OK, a bit of fun today … tongue-in-cheek only … but still a real story.
Just off the North coast in the UK there exists a tiny little tidal island known as “Holy Island” and built upon it is the monastery of Lindisfarne. Recently it has become the centre for the revival of Celtic Christianity and so it has become a popular retreat centre, as well as holiday destination.
To get there there is a tidal causeway – hint: when the tide is high, you don’t cross. Ah but I don’t need to tell you that, its the bleeding obvious, yes? … right? … apparently not.
The BBC reports that some visitors are apparently stupid enough to ignore the bleeding obvious and end up driving their cars into the North Sea. So, whenever you are tempted to think, “Nobody could be that stupid”, somebody will come along and prove you wrong.

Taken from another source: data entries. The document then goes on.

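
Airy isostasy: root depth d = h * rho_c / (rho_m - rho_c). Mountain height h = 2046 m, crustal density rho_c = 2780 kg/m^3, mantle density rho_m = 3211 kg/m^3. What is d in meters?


rho_m - rho_c = 3211 - 2780 = 431
d = 2046 * 2780 / 431
= 5687880 / 431
= 13196.94 m

13196.94


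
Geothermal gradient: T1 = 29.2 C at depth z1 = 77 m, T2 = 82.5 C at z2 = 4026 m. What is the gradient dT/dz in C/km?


dT = 82.5 - 29.2 = 53.3 C
dz = 4026 - 77 = 3949 m
gradient = dT/dz * 1000 = 53.3/3949 * 1000 = 13.4971 C/km

13.4971


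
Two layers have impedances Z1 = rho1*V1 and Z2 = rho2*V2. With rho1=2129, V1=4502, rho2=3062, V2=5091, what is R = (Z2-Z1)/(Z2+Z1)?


Z1 = 2129 * 4502 = 9584758
Z2 = 3062 * 5091 = 15588642
R = (15588642 - 9584758) / (15588642 + 9584758) = 6003884 / 25173400 = 0.2385

0.2385


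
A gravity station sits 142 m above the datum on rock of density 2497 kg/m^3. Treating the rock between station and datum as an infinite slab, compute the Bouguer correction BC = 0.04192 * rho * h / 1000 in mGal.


BC = 0.04192 * rho * h / 1000
= 0.04192 * 2497 * 142 / 1000
= 14.8637 mGal

14.8637


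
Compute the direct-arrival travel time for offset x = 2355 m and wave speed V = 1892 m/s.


t = x / V
= 2355 / 1892
= 1.2447 s

1.2447


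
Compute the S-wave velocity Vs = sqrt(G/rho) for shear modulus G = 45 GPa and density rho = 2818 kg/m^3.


Convert G to Pa: G = 45e9 Pa
Compute G/rho = 45e9 / 2818 = 15968772.1789
Vs = sqrt(15968772.1789) = 3996.09 m/s

3996.09


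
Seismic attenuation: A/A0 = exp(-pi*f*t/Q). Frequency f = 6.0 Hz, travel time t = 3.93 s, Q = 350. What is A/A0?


pi*f*t/Q = pi*6.0*3.93/350 = 0.211654
A/A0 = exp(-0.211654) = 0.809245

0.809245


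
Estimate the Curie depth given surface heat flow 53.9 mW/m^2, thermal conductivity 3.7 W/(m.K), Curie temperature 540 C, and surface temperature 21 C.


T_Curie - T_surf = 540 - 21 = 519 C
Convert q to W/m^2: 53.9 mW/m^2 = 0.0539 W/m^2
d = 519 * 3.7 / 0.0539 = 35627.09 m

35627.09


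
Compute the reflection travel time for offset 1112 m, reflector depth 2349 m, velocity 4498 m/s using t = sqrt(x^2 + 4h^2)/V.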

You can read the story here on the BBC news site. They write …
A lifeboat volunteer says it is “quite bizarre” that tourists continue to try to drive on a tidal causeway outside safe crossing times.
It follows the rescue of an Australian couple who became stranded on the Holy Island causeway, off Northumberland.
That rescue was the eighth Seahouses RNLI crew has carried out this year.
Ian Clayton, from the Seahouses station said: “It’s incredible that people seem to think they can drive their cars into the North Sea.”
Apart from wondering what they put down on their insurance claim (can you actually get insurance for stupidity), I also ponder the thought that perhaps the religious atmosphere has somehow scrambled the brains of these pilgrims. Folks who truly believe a supernatural entity exists quite obviously have no trouble in believing that their car will magically travel across the top of the ocean.
No doubt they are rather startled to discover that the laws of physics have not been revoked after all
OK, a small geography lesson for the Anglocentrics. The most obvious island off the North coast of the UK is Stroma, just north of John o’ Groats. Beyond that you come to the Orkney Isles. :-P
Perhaps they are using “Firestone” tyres, which with a name like that must be the work of the devil. Maybe “Bridgestone” would bridge the gap. *Groan* Sorry!